Маргариткин только махнул рукой:
— Ступай, кайся!
Хочешь не хочешь, а идти надо. Редактор даже головы не поднял от подшивки газет, когда я вошла в комнату. Молчал, тяжело супясь. А сивые усищи его потешно так топорщились.
Решила и я молчать. Остановилась у стола и жду грома.
Минуту спустя под Пал Палычем прокряхтел по-стариковски стул. А чуть погодя и сам он заскрипел, все еще не поднимая от стола головы — гладкой, поблескивающей льдисто в жарком луче мартовского солнца:
— Что же это вы… кхм… Зоя Витальевна? Не кто-нибудь, а вы… кхм, кхм… вы персонально в ответе за входящие и выходящие жалобы. И тем более за те, что публикуются в газете.
Меня всю так и перекорежило. Сдерживая себя, я лишь пожала плечами:
— Не понимаю что-то. Конкретно: о чем речь? В чем моя промашка?
Тут редактор укоризненно вскинул на меня серые, водянисто-серые, тусклые глаза.
— Не притворяйтесь! Отлично знаете, о чем речь! Маргариткин, огурцы соленые, наверняка уж растрезвонил, за что мне в райкоме… кхм, кхм… зачем меня в райком вызывали!.. Какую-то неделю не был в редакции, и — нате вам! — натворили!

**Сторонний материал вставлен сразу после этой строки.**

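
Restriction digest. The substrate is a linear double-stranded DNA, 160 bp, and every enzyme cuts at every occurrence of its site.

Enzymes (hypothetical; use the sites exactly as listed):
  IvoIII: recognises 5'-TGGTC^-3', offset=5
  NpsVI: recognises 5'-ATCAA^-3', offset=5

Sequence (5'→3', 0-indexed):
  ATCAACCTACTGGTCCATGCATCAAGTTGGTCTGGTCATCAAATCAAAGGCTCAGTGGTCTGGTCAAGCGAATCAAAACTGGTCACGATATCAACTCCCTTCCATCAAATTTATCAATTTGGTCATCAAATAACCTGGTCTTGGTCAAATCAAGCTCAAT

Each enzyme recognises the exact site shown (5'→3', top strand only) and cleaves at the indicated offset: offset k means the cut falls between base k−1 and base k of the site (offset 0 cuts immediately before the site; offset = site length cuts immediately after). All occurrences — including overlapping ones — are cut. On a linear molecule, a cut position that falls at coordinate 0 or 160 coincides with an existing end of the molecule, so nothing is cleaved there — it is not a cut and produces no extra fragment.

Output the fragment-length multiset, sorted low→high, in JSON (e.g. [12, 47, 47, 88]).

[5,5,5,5,5,5,6,7,7,7,7,8,9,10,10,10,11,11,13,14]

Site scan:
  IvoIII (TGGTC, off=5): starts [10, 27, 32, 55, 60, 79, 119, 135, 141] → cuts [15, 32, 37, 60, 65, 84, 124, 140, 146]
  NpsVI (ATCAA, off=5): starts [0, 20, 37, 42, 71, 89, 103, 112, 124, 148] → cuts [5, 25, 42, 47, 76, 94, 108, 117, 129, 153]

All cut coordinates (distinct, sorted): [5, 15, 25, 32, 37, 42, 47, 60, 65, 76, 84, 94, 108, 117, 124, 129, 140, 146, 153]

Fragments:
  [0,5): 5 bp
  [5,15): 10 bp
  [15,25): 10 bp
  [25,32): 7 bp
  [32,37): 5 bp
  [37,42): 5 bp
  [42,47): 5 bp
  [47,60): 13 bp
  [60,65): 5 bp
  [65,76): 11 bp
  [76,84): 8 bp
  [84,94): 10 bp
  [94,108): 14 bp
  [108,117): 9 bp
  [117,124): 7 bp
  [124,129): 5 bp
  [129,140): 11 bp
  [140,146): 6 bp
  [146,153): 7 bp
  [153,160): 7 bp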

— Вы имеете в виду письмо свинарки…
— Вот, вот… именно это пись-ме-цо!
— По совету Комарова — вы были в отъезде — я позвонила в совхоз нашему рабкору Висулькину и просила проверить. Через день Висулькин сообщил: «Я только что вернулся с свинофермы второго отделения. Положение на ферме из рук вон. Все факты, приведенные в письме Некрасовой, подтвердились». О разговоре с Висулькиным я доложила Комарову. Ну и Евгений Михайлович…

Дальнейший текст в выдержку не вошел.